Transcriptomic Remodelling of Fetal Endothelial Cells During Establishment of Inflammatory Memory

• Published in: Frontiers in immunology Vol. 12; p. 757393
• Main Authors: Weiss, Elisa, Vlahos, Amanda, Kim, Bowon, Wijegunasekara, Sachintha, Shanmuganathan, Dhanya, Aitken, Thomas, Joo, Ji-Hoon E, Imran, Samira, Shepherd, Rebecca, Craig, Jeffrey M, Green, Mark, Hiden, Ursula, Novakovic, Boris, Saffery, Richard
• Format: Journal Article
• Language: English
• Published: Switzerland Frontiers Media S.A 19.11.2021
• Subjects: Animals; Cell Separation; Cells, Cultured; DNA Methylation; endothelial cells; endothelial progenitor cell; Endothelial Progenitor Cells - drug effects; Endothelial Progenitor Cells - metabolism; Fetus - cytology; Gene Expression Regulation - drug effects; Gene Ontology; Human Umbilical Vein Endothelial Cells - drug effects; Human Umbilical Vein Endothelial Cells - metabolism; Humans; Immunology; Infant, Newborn; inflammation; Inflammation - embryology; Inflammation - genetics; Inflammation - immunology; Inflammation - pathology; inflammatory memory; innate immune memory; Lipopolysaccharides - pharmacology; Mice; NK Cell Lectin-Like Receptor Subfamily D - biosynthesis; NK Cell Lectin-Like Receptor Subfamily D - genetics; Nuclear Proteins - metabolism; Poly I-C - pharmacology; RNA - biosynthesis; RNA - genetics; trained immunity; Transcription Factors - metabolism; Transcriptome; HUVEC (human umbilical vein endothelial cells); endothelial cells; transcriptome (RNA-seq); inflammation; innate immune memory; endothelial progenitor cell; inflammatory memory; trained immunity
• ISSN: 1664-3224; 1664-3224
• DOI: 10.3389/fimmu.2021.757393

Inflammatory memory involves the molecular and cellular 'reprogramming' of innate immune cells following exogenous stimuli, leading to non-specific protection against subsequent pathogen exposure.
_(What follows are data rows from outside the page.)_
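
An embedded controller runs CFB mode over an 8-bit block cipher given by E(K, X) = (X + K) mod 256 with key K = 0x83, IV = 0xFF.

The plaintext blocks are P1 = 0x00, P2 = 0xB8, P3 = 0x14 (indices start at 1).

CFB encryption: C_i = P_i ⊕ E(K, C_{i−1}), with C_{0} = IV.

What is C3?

C3 = 0x54

C1: E(K, 0xFF) = 0x82; 0x00 ⊕ 0x82 = 0x82.
C2: E(K, 0x82) = 0x05; 0xB8 ⊕ 0x05 = 0xBD.
C3: E(K, 0xBD) = 0x40; 0x14 ⊕ 0x40 = 0x54.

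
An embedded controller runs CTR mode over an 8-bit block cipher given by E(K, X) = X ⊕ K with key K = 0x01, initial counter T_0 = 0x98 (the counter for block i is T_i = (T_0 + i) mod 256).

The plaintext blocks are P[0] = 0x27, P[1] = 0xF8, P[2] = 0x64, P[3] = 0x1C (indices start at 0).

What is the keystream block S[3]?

CTR encryption: S_i = E(K, T_i) where T_i is the counter for block i; C_i = P_i ⊕ S_i.
C[0]: T = 0x98, S = E(K, T) = 0x99; 0x27 ⊕ 0x99 = 0xBE.
C[1]: T = 0x99, S = E(K, T) = 0x98; 0xF8 ⊕ 0x98 = 0x60.
C[2]: T = 0x9A, S = E(K, T) = 0x9B; 0x64 ⊕ 0x9B = 0xFF.
C[3]: T = 0x9B, S = E(K, T) = 0x9A; 0x1C ⊕ 0x9A = 0x86.
So S[3] = 0x9A.

0x9A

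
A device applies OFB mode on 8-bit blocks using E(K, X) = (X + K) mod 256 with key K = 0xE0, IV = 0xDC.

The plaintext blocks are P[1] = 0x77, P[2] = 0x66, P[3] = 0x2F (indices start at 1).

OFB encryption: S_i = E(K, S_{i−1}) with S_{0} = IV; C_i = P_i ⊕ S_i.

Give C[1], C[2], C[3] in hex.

C[1] = 0xCB, C[2] = 0xFA, C[3] = 0x53

C[1]: S = E(K, 0xDC) = 0xBC; 0x77 ⊕ 0xBC = 0xCB.
C[2]: S = E(K, 0xBC) = 0x9C; 0x66 ⊕ 0x9C = 0xFA.
C[3]: S = E(K, 0x9C) = 0x7C; 0x2F ⊕ 0x7C = 0x53.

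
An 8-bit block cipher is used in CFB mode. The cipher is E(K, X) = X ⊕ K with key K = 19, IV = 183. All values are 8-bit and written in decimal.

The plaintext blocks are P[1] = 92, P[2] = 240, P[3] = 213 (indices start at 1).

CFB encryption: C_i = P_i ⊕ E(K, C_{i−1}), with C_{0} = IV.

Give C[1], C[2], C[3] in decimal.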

This phenomenon has now also been described in non-hematopoietic cells, such as human fetal and adult endothelial cells. In this study we mapped the cell-specific DNA methylation profile and the transcriptomic remodelling during the establishment of inflammatory memory in two distinct fetal endothelial cell types - a progenitor cell (ECFC) and a differentiated cell (HUVEC) population. We show that both cell types have a core transcriptional response to an initial exposure to a viral-like ligand, Poly(I:C), characterised by interferon responsive genes. There was also an ECFC specific response, marked by the transcription factor ELF1, suggesting a non-canonical viral response pathway in progenitor endothelial cells. Next, we show that both ECFCs and HUVECs establish memory in response to an initial viral exposure, resulting in an altered subsequent response to lipopolysaccharide. While the capacity to train or tolerize the induction of specific sets of genes was similar between the two cell types, the progenitor ECFCs show a higher capacity to establish memory. Among tolerized cellular pathways are those involved in endothelial barrier establishment and leukocyte migration, both important for regulating systemic immune-endothelial cell interactions. These findings suggest that the capacity for inflammatory memory may be a common trait across different endothelial cell types but also indicate that the specific downstream targets may vary by developmental stage.